What kind of throughput are you testing with (i.e. what’s the read/write load for each of your 500 clients?)

It’s true that push and pull functionality are basically distinct code paths within Sync Gateway, and when running as a single process they are going to be competing for CPU/memory. Based on that, splitting the load to two different machines is going to show improvement. However, I’m surprised that you’re seeing a significant benefit when running multiple sync_gateway instances on a single machine. If you can share some more specifics, I’d like to dig into this a bit. Can you share:

  1. The machine specifications
  2. What version of Sync Gateway you’re running
  3. The read/write load (writes/second, reads/second)
  4. What metric you’re using for the “10x performance improvement”

Thanks!

  1. Clients: osx, Server side: Single windows 10 machine, with Intel i7 4770k, 16 Gb ram, SSD disk
  2. 1.2.0
  3. (have to check this later)
  4. I measure the time it takes to run the whole test and finally wait until all 500 DB:s are replicated to equal state

The test generates 1 doc for each 500 dbs, then replicates all to every node and then every node makes a change. So, there will be ton of conflicts and lots of traffic to replication.

My current understanding is that the the setting of process priority is the key here, why 2 SG-setup is so much faster. Every push that reaches server, causes 499 more pulls. So if all the pushes are done first as highest priority, it will make the whole process way faster… And main cause for this post from me was that I started considering if this would be even generally a usefull setup? Would it be so that in many use cases a single push causes the whole distributed system to ripple?

That helps clarify the scenario - a few more followup questions, if you don’t mind. I’m trying to sort out if there’s something else going on in the sequence of the updates that’s causing the difference in performance, aside from just the Sync Gateway split.

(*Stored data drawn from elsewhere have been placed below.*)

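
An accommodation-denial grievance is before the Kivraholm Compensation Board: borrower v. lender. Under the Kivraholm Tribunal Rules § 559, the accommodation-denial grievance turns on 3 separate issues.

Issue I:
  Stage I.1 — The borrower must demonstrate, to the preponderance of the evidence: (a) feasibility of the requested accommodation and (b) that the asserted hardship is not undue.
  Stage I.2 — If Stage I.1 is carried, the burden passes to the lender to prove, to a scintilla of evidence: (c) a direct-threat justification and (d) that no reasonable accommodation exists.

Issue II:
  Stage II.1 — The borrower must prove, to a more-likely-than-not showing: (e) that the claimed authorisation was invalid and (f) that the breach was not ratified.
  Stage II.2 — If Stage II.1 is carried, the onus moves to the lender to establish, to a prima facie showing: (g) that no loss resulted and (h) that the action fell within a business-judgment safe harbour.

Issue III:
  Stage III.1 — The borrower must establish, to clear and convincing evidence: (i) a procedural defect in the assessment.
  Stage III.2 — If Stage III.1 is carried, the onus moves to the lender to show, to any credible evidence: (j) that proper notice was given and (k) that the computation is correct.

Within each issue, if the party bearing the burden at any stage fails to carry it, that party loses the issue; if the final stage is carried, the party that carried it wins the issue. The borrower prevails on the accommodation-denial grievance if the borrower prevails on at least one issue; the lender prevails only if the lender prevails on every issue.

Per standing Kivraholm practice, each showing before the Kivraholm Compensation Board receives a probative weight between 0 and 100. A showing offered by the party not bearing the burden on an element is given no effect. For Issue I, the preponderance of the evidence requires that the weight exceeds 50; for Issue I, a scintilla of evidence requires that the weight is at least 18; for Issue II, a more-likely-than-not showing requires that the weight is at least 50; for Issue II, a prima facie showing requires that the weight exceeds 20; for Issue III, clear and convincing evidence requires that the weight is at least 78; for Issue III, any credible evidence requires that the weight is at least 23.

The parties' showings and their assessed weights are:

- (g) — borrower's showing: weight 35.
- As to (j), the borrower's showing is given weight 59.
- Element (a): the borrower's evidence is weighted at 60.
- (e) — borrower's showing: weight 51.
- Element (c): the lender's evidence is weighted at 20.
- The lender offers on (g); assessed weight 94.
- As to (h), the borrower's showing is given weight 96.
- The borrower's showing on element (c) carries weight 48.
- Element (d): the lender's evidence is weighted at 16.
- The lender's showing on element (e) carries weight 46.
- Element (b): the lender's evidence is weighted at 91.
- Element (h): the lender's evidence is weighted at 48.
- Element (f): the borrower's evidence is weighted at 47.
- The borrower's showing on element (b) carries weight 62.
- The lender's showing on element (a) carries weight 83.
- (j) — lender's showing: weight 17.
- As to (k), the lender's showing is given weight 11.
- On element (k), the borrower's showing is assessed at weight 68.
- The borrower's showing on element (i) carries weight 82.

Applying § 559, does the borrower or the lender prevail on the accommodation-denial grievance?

borrower

— Issue I —
At Stage I.1 the borrower must meet the preponderance of the evidence (weight exceeds 50): on (a) the weight is 60 (the lender's 83 is given no effect), which does exceed 50, so (a) meets the standard; on (b) the weight is 62 (the lender's 91 is given no effect), which does exceed 50, so (b) meets the standard.
  Stage I.1 is satisfied; the onus moves to the lender.
At Stage I.2 the lender must meet a scintilla of evidence (weight is at least 18): on (c) the weight is 20 (the borrower's 48 is given no effect), ≥ 18, so (c) meets the standard; on (d) the weight is 16, < 18, so (d) does not meet the standard.
  Stage I.2 not carried; the lender fails its burden.
The borrower prevails on this issue.
— Issue II —
At Stage II.1 the borrower must meet a more-likely-than-not showing (weight is at least 50): on (e) the weight is 51 (the lender's 46 is given no effect), ≥ 50, so (e) meets the standard; on (f) the weight is 47, < 50, so (f) does not meet the standard.
  The borrower does not carry Stage II.1.
So the lender prevails on this issue.
— Issue III —
Stage III.1 — burden on borrower; standard: clear and convincing evidence (weight is at least 78).
    (i): 82 ≥ 78 [met]
  Stage III.1 is satisfied; the onus moves to the lender.
Stage III.2 — burden on lender; standard: any credible evidence (weight is at least 23).
    (j): 17 (borrower's 59 disregarded) < 23 [not met]
    (k): 11 (borrower's 68 disregarded) < 23 [not met]
  The lender does not carry Stage III.2.
The borrower prevails on this issue.
Per-issue: Issue I → borrower; Issue II → lender; Issue III → borrower. The borrower must prevail on at least one issue; overall, the borrower prevails.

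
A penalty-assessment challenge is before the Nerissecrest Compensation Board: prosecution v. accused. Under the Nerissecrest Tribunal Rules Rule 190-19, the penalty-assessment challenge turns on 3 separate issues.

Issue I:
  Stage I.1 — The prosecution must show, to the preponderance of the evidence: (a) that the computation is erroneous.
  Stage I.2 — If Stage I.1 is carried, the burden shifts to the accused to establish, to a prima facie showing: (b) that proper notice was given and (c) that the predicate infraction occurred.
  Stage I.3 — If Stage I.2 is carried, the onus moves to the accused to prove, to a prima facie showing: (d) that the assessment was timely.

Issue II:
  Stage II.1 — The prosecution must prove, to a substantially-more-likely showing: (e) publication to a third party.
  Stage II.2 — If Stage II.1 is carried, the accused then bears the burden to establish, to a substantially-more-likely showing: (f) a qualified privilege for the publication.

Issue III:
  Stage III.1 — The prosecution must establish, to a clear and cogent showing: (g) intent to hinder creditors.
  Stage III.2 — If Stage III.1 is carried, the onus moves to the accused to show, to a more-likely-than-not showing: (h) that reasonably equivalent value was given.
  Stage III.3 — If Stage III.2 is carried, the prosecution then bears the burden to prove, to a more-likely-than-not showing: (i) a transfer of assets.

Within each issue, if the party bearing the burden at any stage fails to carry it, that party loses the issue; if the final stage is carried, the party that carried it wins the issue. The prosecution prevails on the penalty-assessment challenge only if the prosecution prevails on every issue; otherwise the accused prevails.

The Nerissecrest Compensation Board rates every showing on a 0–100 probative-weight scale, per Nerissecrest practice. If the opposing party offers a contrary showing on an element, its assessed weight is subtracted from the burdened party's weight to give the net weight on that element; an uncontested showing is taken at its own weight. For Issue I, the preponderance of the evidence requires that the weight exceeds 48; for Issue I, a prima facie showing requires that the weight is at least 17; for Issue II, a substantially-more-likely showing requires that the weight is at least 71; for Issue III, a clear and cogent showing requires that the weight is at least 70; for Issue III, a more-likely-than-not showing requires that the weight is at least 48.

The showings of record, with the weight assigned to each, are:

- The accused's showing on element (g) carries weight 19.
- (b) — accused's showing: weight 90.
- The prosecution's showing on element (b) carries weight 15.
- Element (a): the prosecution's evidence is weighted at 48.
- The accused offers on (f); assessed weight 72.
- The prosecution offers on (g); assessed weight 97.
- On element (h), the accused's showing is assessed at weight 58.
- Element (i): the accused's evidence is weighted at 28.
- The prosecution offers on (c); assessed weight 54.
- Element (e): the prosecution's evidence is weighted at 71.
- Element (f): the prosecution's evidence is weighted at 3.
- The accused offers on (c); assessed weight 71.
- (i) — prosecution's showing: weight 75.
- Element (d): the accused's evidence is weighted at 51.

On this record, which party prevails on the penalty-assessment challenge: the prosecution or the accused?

accused

— Issue I —
Stage I.1 — burden on prosecution; standard: the preponderance of the evidence (weight exceeds 48).
    (a): 48 ≤ 48 [not met]
  The prosecution does not carry Stage I.1.
So the accused prevails on this issue.
— Issue II —
Stage II.1 — burden on prosecution; standard: a substantially-more-likely showing (weight is at least 71).
    (e): 71 ≥ 71 [met]
  The prosecution carries Stage II.1; the accused now bears the burden.
Stage II.2 — burden on accused; standard: a substantially-more-likely showing (weight is at least 71).
    (f): 72 − 3 = 69 < 71 [not met]
  Stage II.2 not carried; the accused fails its burden.
The analysis ends at Stage II.2; the prosecution prevails on this issue.
— Issue III —
Stage III.1 (prosecution, a clear and cogent showing, weight is at least 70): (g) net 97−19=78 ≥ 70 — meets.
  The prosecution carries Stage III.1; the accused now bears the burden.
Stage III.2 (accused, a more-likely-than-not showing, weight is at least 48): (h) 58 ≥ 48 — meets.
  All elements met. The burden passes to the prosecution.
Stage III.3 (prosecution, a more-likely-than-not showing, weight is at least 48): (i) net 75−28=47 < 48 — fails.
  The prosecution does not carry Stage III.3.
The accused prevails on this issue.
Per-issue: Issue I → accused; Issue II → prosecution; Issue III → accused. The prosecution must prevail on every issue; overall, the accused prevails.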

  1. When you say the pushes are ‘done first as highest priority’ - are you actually giving the push replication any priority from the client side? Or do you just mean that there’s a SG node dedicated solely to push replications?
  2. Are all your clients making the same change to the docs they pull (so that duplicates get ignored), or is the expected result 500 docs with ~498 conflicts per doc?
  1. Only dedicated SG node.
  2. All make a random change. The test document is just {“testValue”: 1} and every node increment this value with random amount.

Did some new tests and these are the results:

Single SG, 50 DBs, 50 docs each
Test done in 260.387 seconds
Double SG, 50 DBs, 50 docs each
Test done in 192.618 seconds

Single SG, 300 DBs, 1 docs each
Test done in 2033.9 seconds
Double SG, 300 DBs, 1 docs each
Test done in 591.634 seconds

So the 300x1 test has about 350% improvement. But the effect seems exponential based on the client amount, in the 50x50 test the improvement was only 30%.

Did you have any difficulty starting 2 sync gateway processes? I’m running on ubuntu and don’t seem to be able to start 2.